Put plainly, without its school systems’ success, Williamson County would lose its primary economic asset.
At a breakfast hosted Monday by the Education Foundation for Williamson County at Puckett’s in downtown Franklin, CEO of Williamson, Inc. Matt Largen spoke about the importance of education in the continued economic success of the county.
“Our school system is our tangible asset,” he said. “In Savannah, Georgia, it is their deepwater port. In Memphis it is their airport, it drives FedEx, a huge economic impact; for Jackson, Tennessee it is Interstate 40.”
“For us, it is our school systems, that really drives everything.”
The Education Foundation was founded in 2013, and has raised money to provide resources to the public school system. So far, foundation money has helped the schools purchase computers and software, as well as fine arts and mentoring programs.
Largen held up a picture of a home in Israel, with concrete re-enforcing rebar sticking out of its walls.
“Does anybody know why they do that?” he asked.
“So they can keep building on, for the next generation,” he answered. “For their kids. That is exactly why these houses are built, so these family can come back and they build on for the next generation and the next generation and the next generation.”
He said that idea is a metaphor for the Williamson County economy.
“We have built a place where your kids and grandkids can come not just for a job, but a career,” he said. “You don’t have to go Charlotte, or Atlanta, or Chicago to build a career. You can do that right here.”
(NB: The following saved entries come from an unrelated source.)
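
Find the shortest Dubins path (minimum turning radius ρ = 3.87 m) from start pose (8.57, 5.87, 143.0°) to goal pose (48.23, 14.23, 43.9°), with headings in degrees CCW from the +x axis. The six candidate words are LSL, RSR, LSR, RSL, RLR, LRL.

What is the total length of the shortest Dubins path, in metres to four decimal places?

47.2730 m

Let ψ = atan2(Δy, Δx) = atan2(8.36, 39.66) = 11.9032° be the start→goal bearing.
Normalize: d = |goal − start| / ρ = 40.531533/3.87 = 10.473264, α = (θ_start − ψ) mod 360° = 131.0968° = 2.288070 rad, β = (θ_goal − ψ) mod 360° = 31.9968° = 0.558449 rad.
Common terms: sin α = 0.753600, cos α = -0.657333, sin β = 0.529872, cos β = 0.848078, cos(α−β) = -0.158158, d² = 109.689268. Work in radians in the unit-radius frame; every candidate has L = ρ·(t + p + q).
LSL: p² = 2 + d² − 2cos(α−β) + 2d(sin α − sin β) = 116.691924; p = √p² = 10.802404; φ = atan2(cos β − cos α, d + sin α − sin β) = 0.139814 rad; t = (φ − α) mod 2π = 4.134929 rad, q = (β − φ) mod 2π = 0.418635 rad → L = 3.87·(4.134929 + 10.802404 + 0.418635) = 3.87·15.355968 = 59.427595 m
RSR: p² = 2 + d² − 2cos(α−β) + 2d(sin β − sin α) = 107.319244; p = √p² = 10.359500; φ = atan2(cos α − cos β, d − sin α + sin β) = -0.145833 rad; t = (α − φ) mod 2π = 2.433904 rad, q = (φ − β) mod 2π = 5.578903 rad → L = 3.87·(2.433904 + 10.359500 + 5.578903) = 3.87·18.372307 = 71.100827 m
LSR: p² = d² − 2 + 2cos(α−β) + 2d(sin α + sin β) = 134.257234; p = √p² = 11.586942; φ = atan2(−cos α − cos β, d + sin α + sin β) − atan2(−2, p) = 0.154701 rad; t = (φ − α) mod 2π = 4.149816 rad, q = (φ − β) mod 2π = 5.879437 rad → L = 3.87·(4.149816 + 11.586942 + 5.879437) = 3.87·21.616195 = 83.654676 m
RSL: p² = d² − 2 + 2cos(α−β) − 2d(sin α + sin β) = 80.488670; p = √p² = 8.971548; φ = atan2(cos α + cos β, d − sin α − sin β) − atan2(2, p) = -0.198587 rad; t = (α − φ) mod 2π = 2.486658 rad, q = (β − φ) mod 2π = 0.757036 rad → L = 3.87·(2.486658 + 8.971548 + 0.757036) = 3.87·12.215242 = 47.272986 m
RLR: c = (6 − d² + 2cos(α−β) + 2d(sin α − sin β))/8 = -12.414906, |c| > 1 → infeasible
LRL: c = (6 − d² + 2cos(α−β) − 2d(sin α − sin β))/8 = -13.586491, |c| > 1 → infeasible
Shortest: RSL with L = 47.272986 m ≈ 47.2730 m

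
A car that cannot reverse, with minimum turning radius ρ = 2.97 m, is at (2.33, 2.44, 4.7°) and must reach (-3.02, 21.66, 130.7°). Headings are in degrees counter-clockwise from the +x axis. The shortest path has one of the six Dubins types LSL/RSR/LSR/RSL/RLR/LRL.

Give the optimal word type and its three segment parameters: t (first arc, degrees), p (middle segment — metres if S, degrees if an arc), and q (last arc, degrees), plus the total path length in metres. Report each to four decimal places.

LSL: t = 112.4910°, p = 16.1028 m, q = 13.5090°, L = 22.6342 m

Let ψ = atan2(Δy, Δx) = atan2(19.22, -5.35) = 105.5549° be the start→goal bearing.
Normalize: d = |goal − start| / ρ = 19.950712/2.97 = 6.717411, α = (θ_start − ψ) mod 360° = 259.1451° = 4.522936 rad, β = (θ_goal − ψ) mod 360° = 25.1451° = 0.438866 rad.
Common terms: sin α = -0.982107, cos α = -0.188322, sin β = 0.424913, cos β = 0.905234, cos(α−β) = -0.587785, d² = 45.123616. Work in radians in the unit-radius frame; every candidate has L = ρ·(t + p + q).
LSL: p² = 2 + d² − 2cos(α−β) + 2d(sin α − sin β) = 29.396119; p = √p² = 5.421819; φ = atan2(cos β − cos α, d + sin α − sin β) = 0.203089 rad; t = (φ − α) mod 2π = 1.963338 rad, q = (β − φ) mod 2π = 0.235777 rad → L = 2.97·(1.963338 + 5.421819 + 0.235777) = 2.97·7.620934 = 22.634173 m
RSR: p² = 2 + d² − 2cos(α−β) + 2d(sin β − sin α) = 67.202253; p = √p² = 8.197698; φ = atan2(cos α − cos β, d − sin α + sin β) = -0.133797 rad; t = (α − φ) mod 2π = 4.656733 rad, q = (φ − β) mod 2π = 5.710523 rad → L = 2.97·(4.656733 + 8.197698 + 5.710523) = 2.97·18.564954 = 55.137913 m
LSR: p² = d² − 2 + 2cos(α−β) + 2d(sin α + sin β) = 34.462234; p = √p² = 5.870454; φ = atan2(−cos α − cos β, d + sin α + sin β) − atan2(−2, p) = 0.212499 rad; t = (φ − α) mod 2π = 1.972749 rad, q = (φ − β) mod 2π = 6.056819 rad → L = 2.97·(1.972749 + 5.870454 + 6.056819) = 2.97·13.900022 = 41.283066 m
RSL: p² = d² − 2 + 2cos(α−β) − 2d(sin α + sin β) = 49.433856; p = √p² = 7.030921; φ = atan2(cos α + cos β, d − sin α − sin β) − atan2(2, p) = -0.178905 rad; t = (α − φ) mod 2π = 4.701841 rad, q = (β − φ) mod 2π = 0.617770 rad → L = 2.97·(4.701841 + 7.030921 + 0.617770) = 2.97·12.350532 = 36.681081 m
RLR: c = (6 − d² + 2cos(α−β) + 2d(sin α − sin β))/8 = -7.400282, |c| > 1 → infeasible
LRL: c = (6 − d² + 2cos(α−β) − 2d(sin α − sin β))/8 = -2.674515, |c| > 1 → infeasible
Shortest: LSL with L = 22.634173 m ≈ 22.6342 m
Convert LSL to answer units (arcs ×180/π): t = 1.963338·180/π = 112.4910°, p = ρ·p = 2.97·5.421819 = 16.1028 m, q = 0.235777·180/π = 13.5090°, L = 22.6342 m.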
Job growth in 2015 in the county was 6.8 percent, according to the U.S. Department of Labor. That was the highest countywide rate in the country, and more than three times the national average of 1.9 percent.
That growth rate was biggest in the white-collar sector.
“It is not just about the quantity of the jobs, but the quality,” Largen said. “2,700 jobs have been added in the management sector in the past year.”
The county’s largest employment increase was in professional and business services, gaining 2,538 jobs during 2015, or an 8.8 percent increase from the previous year, according to the Department of Labor report.
Given this growth, Largen said, now one in five management-sector jobs in the state is in Williamson County.
“Think about that,” he said. “There are 6 million people in Tennessee, and 20 percent of jobs in management are here. Those are the kind of jobs where people can start at the mail room and work their way up to CEO. Jobs with a path to the future and that lead to prosperity.”
The reason for the high quality and volume of growth comes down to the county’s school systems.
“We at the chamber will be having these conversations with companies about whether to bring jobs here or add jobs here, it all comes down to education,” he said.
There are other things that matter, according to Largen; he cited the low crime rate, housing options and amenities like downtown Franklin.
And he mentioned the problems associated with quick growth.
Traffic, paying for new schools to accommodate all the new people, and rising home prices have been issues at the top of agendas and newspapers in the past few years.
“But there is not a single county in America that would not trade their problems for the problems we have,” he said.
“The foundation of everything is schools.”